Karen Armstrong

Anchor Books (Random House), ISBN: 0385721404  PublisherBuy online

coverBritish theologian Karen Armstrong entered a convent at seventeen to become a Catholic nun. She defrocked in 1969 (this caused a great scandal among British Catholics, many have not forgiven her to this day). She has since become a student of the three great monotheistic religions, writing one bestseller on the subject, A History of God

In this book, she recounts the history of the Crusades and how it still shapes the modern-day Middle East. Interestingly, she tries to take a tripartite Christian/Jewish/Muslim view (more accurately, a quadripartite Catholic/Greek Orthodox/Jewish/Muslim view, but she herself writes about a “triple vision”). Most other accounts give short shrift to the Jewish point of view.

Even now, the subject is still fraught with passion and having an entirely unbiased view is difficult, but she does a good job of it in my opinion. Certainly, her assessment is quite critical of the Crusaders, but the only actors to which she is wholly sympathetic are the humanistic Byzantines, who were poorly repaid for their forbearance towards the Crusaders by the sack of Constantinople.
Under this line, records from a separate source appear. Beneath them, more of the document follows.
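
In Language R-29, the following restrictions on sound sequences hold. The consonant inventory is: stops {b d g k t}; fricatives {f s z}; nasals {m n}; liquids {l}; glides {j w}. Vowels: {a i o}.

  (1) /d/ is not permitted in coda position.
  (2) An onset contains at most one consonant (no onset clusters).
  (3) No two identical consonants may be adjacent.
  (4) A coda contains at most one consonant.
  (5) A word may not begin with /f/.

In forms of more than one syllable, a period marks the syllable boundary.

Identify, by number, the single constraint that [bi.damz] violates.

[bi.damz]: syllable 2 coda /mz/ has 2 consonants (> 1).
This is a violation of constraint 4: "A coda contains at most one consonant."
The remaining constraints (1, 2, 3, 5) are satisfied.

4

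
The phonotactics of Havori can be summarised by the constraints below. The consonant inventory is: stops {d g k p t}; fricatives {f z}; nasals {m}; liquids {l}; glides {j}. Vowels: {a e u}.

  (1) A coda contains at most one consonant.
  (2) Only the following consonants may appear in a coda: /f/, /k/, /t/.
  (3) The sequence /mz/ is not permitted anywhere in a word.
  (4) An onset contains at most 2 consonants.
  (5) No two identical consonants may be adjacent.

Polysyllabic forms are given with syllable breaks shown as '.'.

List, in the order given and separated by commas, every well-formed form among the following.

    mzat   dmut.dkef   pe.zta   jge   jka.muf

mzat — violates constraint 3: contains banned sequence /mz/ → ill-formed
dmut.dkef — σ1 onset /dm/ (2C), coda /t/ ok; σ2 onset /dk/ (2C), coda /f/ ok → well-formed
pe.zta — σ1 onset /p/, coda /∅/ ok; σ2 onset /zt/ (2C), coda /∅/ ok → well-formed
jge — σ1 onset /jg/ (2C), coda /∅/ ok → well-formed
jka.muf — σ1 onset /jk/ (2C), coda /∅/ ok; σ2 onset /m/, coda /f/ ok → well-formed

dmut.dkef, pe.zta, jge, jka.muf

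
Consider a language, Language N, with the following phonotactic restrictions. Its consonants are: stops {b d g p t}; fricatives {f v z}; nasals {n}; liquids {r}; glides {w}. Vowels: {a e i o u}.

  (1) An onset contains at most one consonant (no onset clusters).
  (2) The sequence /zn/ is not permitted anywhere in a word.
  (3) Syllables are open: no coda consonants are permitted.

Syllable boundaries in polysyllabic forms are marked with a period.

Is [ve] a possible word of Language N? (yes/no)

[ve] — σ1 onset /v/, coda /∅/ ok → phonotactically legal

yes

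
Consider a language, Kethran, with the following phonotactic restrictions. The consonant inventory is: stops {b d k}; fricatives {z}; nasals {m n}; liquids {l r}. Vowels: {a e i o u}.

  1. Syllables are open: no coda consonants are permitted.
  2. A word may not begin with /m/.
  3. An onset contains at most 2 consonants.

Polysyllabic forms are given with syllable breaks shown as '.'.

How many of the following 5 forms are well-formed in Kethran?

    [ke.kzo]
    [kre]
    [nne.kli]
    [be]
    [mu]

[ke.kzo] — σ1 onset /k/, coda /∅/ ok; σ2 onset /kz/ (2C), coda /∅/ ok → well-formed
[kre] — σ1 onset /kr/ (2C), coda /∅/ ok → well-formed
[nne.kli] — σ1 onset /nn/ (2C), coda /∅/ ok; σ2 onset /kl/ (2C), coda /∅/ ok → well-formed
[be] — σ1 onset /b/, coda /∅/ ok → well-formed
[mu] — violates constraint 2: word begins with /m/ → ill-formed
Well-formed: [ke.kzo], [kre], [nne.kli], [be] → 4.

4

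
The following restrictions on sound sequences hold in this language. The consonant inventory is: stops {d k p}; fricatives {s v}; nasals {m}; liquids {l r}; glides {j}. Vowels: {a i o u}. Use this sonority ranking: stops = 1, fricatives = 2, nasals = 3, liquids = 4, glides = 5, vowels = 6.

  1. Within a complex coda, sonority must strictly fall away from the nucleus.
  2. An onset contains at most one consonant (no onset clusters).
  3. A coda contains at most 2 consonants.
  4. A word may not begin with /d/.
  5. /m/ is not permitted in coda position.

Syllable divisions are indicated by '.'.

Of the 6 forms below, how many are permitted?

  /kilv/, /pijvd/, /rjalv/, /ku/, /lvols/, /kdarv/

2

/kilv/ — σ1 onset /k/, coda /lv/ (4→2 falls) ok → permitted
/pijvd/ — violates constraint 3: syllable 1 coda /jvd/ has 3 consonants (> 2) → not permitted
/rjalv/ — violates constraint 2: syllable 1 onset /rj/ has 2 consonants (> 1) → not permitted
/ku/ — σ1 onset /k/, coda /∅/ ok → permitted
/lvols/ — violates constraint 2: syllable 1 onset /lv/ has 2 consonants (> 1) → not permitted
/kdarv/ — violates constraint 2: syllable 1 onset /kd/ has 2 consonants (> 1) → not permitted
Permitted: /kilv/, /ku/ → 2.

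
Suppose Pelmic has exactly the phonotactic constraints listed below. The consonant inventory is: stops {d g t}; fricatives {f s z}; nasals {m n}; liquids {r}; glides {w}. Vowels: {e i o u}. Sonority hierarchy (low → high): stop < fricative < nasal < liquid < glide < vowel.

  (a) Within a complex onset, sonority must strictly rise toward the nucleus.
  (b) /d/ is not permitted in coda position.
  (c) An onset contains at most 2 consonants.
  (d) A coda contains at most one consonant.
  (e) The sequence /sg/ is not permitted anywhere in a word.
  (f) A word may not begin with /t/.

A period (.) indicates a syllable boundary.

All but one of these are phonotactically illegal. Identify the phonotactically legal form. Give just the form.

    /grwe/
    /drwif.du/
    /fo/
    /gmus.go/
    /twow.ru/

/grwe/ — violates constraint (c): syllable 1 onset /grw/ has 3 consonants (> 2) → phonotactically illegal
/drwif.du/ — violates constraint (c): syllable 1 onset /drw/ has 3 consonants (> 2) → phonotactically illegal
/fo/ — σ1 onset /f/, coda /∅/ ok → phonotactically legal
/gmus.go/ — violates constraint (e): contains banned sequence /sg/ → phonotactically illegal
/twow.ru/ — violates constraint (f): word begins with /t/ → phonotactically illegal

/fo/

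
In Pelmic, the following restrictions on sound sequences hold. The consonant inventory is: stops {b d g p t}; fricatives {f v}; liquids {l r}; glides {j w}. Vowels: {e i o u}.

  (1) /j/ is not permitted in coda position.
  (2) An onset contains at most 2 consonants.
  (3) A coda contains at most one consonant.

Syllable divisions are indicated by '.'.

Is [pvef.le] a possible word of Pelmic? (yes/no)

yes

[pvef.le] — σ1 onset /pv/ (2C), coda /f/ ok; σ2 onset /l/, coda /∅/ ok → licit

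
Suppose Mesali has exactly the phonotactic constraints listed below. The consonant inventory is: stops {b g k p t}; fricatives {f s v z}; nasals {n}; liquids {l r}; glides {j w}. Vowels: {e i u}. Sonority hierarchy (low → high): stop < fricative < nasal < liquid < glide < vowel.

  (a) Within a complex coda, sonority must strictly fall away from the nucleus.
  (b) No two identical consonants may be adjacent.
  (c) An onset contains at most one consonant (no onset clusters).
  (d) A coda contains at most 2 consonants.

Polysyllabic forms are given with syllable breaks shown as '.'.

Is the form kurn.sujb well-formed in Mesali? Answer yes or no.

kurn.sujb — σ1 onset /k/, coda /rn/ (4→3 falls) ok; σ2 onset /s/, coda /jb/ (5→1 falls) ok → well-formed

yes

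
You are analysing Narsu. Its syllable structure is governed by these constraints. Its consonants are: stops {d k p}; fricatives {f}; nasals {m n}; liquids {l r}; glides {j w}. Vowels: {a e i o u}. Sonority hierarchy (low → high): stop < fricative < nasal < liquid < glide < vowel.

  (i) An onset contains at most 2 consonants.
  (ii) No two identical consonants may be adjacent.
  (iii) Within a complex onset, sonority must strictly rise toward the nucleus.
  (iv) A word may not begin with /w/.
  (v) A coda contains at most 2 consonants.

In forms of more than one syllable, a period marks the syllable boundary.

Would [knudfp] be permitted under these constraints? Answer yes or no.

[knudfp] — violates constraint (v): syllable 1 coda /dfp/ has 3 consonants (> 2) → not permitted

no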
Her central thesis is that the Crusades were the crucible where the modern European identity was forged, and that unfortunately in the process it was alloyed with anti-semitism and a visceral hostility towards Islam. Her second thesis, somewhat less convincing, is that in the current Israeli-Arab conflict, both parties are consciously replaying the Crusades.

The convoluted politics of the Middle East, over seven millennia in the making, have a habit of tripping up overly simplistic analyses. The Lebanese master story-teller Amin Maalouf, in his excellent (but clearly not unbiased) The Crusades Through Arab Eyes, notes that shortly after the first crusade, an army of Christian and Muslim allies fought another such army in Syria.

The Crusades were clearly seen at first as a colonial or purely military venture by Arabs of all faiths, it is only later with the sultans Nasr-ud-din and Salah-ud-din (Saladin) that the war took on a religious significance. While Karen Armstrong does a good job of showing how the conflict progressively acquired the traits of a holy war, she is not as good at identifying the purely secular realpolitik that was pursued then as it is today.

All in all, for all its flaws, specially in the political analysis of the current situation, this is an excellent and thought-provoking book. Highly recommended.